Di SBMPTN 2019 ini saya sudah memikirkan dengan matang apa yang akan
saya pilih nantinya. Saya mengajukan banyak pertanyaan kepada diri saya “Jika
nanti saya diterima di kimia, apa saja yang akan saya lakukan nanti? Hal apa yang
membuat saya ingin berkuliah di jurusan kimia? Apa saja yang akan saya lakukan
ketika sudah lulus nanti?.” Dari sekian banyak pertanyaan yang saya ajukan,
ternyata saya tidak dapat menjawab semua pertanyaan itu. Dari situ saya bisa
bertanya lagi kepada diri sendiri “Bagaimana bisa jadi bermanfaat untuk banyak
orang jika kamu saja tidak tahu apa yang akan kamu lakukan nanti.” Dengan segala
pertimbangan, akhirnya saya memutuskan untuk mengejar apa yang orang tua saya
bilang. Yaitu mengambil farmasi.

Pada saat pendaftaran SBMPTN 2019, saya menaruh farmasi UI di pilihan


pertama dan keperawatan UI di pilihan kedua. Saya memilih keperawatan UI itu
spontan saja. Tanpa pertimbangan apa pun dan tidak berpikir akan diterima di
pilihan kedua karena saking optimisnya akan diterima di pilihan pertama.

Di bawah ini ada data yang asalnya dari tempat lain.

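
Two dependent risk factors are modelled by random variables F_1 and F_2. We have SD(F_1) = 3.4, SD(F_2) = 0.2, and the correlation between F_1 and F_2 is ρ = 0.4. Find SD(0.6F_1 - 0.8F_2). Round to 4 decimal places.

1.9814

Var(F_1) = (3.4)² = 11.56;  Var(F_2) = (0.2)² = 0.04
cov(F_1,F_2) = ρ·SD(F_1)·SD(F_2) = 0.4·3.4·0.2 = 0.272
Var(0.6F_1 - 0.8F_2) = (0.6)²·Var(F_1) + (-0.8)²·Var(F_2) + 2·(0.6)·(-0.8)·cov(F_1,F_2)
= 0.36·11.56 + 0.64·0.04 + -0.96·0.272 = 3.92608
SD(0.6F_1 - 0.8F_2) = √3.92608 ≈ 1.9814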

Pada saat membuka pegumuman, ternyata saya diterima di keperawatan UI.


Saya senang sekaligus kaget karena memang memilih jurusan ini tanpa berpikir
panjang. Saya sempat berpikir sepertinya saya tidak akan bisa mengikuti karena
memang tidak berminat. Namun saya melihat ayah saya yang seorang perawat.
Selain bekerja di Rumah Sakit, ayah saya juga aktif mengikuti kegiatan relawan
sebagai tim medis di daerah yang terkena bencana. Dari situ saya sadar jika
sebenarnya bercita-cita ingin menjadi orang yang bermanfaat bisa dengan menjadi
seorang perawat karena perawat memang sangat dibutuhkan oleh masyarakat.
Selain itu, menjadi perawat juga merupakan tugas mulia yang tidak semua orang
bisa karena pastinya membutuhkan rasa empati yang besar.

Saya berharap dengan berkuliah di keperawatan, nantinya saya bisa menjadi


orang yang berguna di masyarakat. Bisa ikut berkontribusi dalam mensosialisasikan
ke masyarakat jika kesehatan itu suatu hal yang krusial.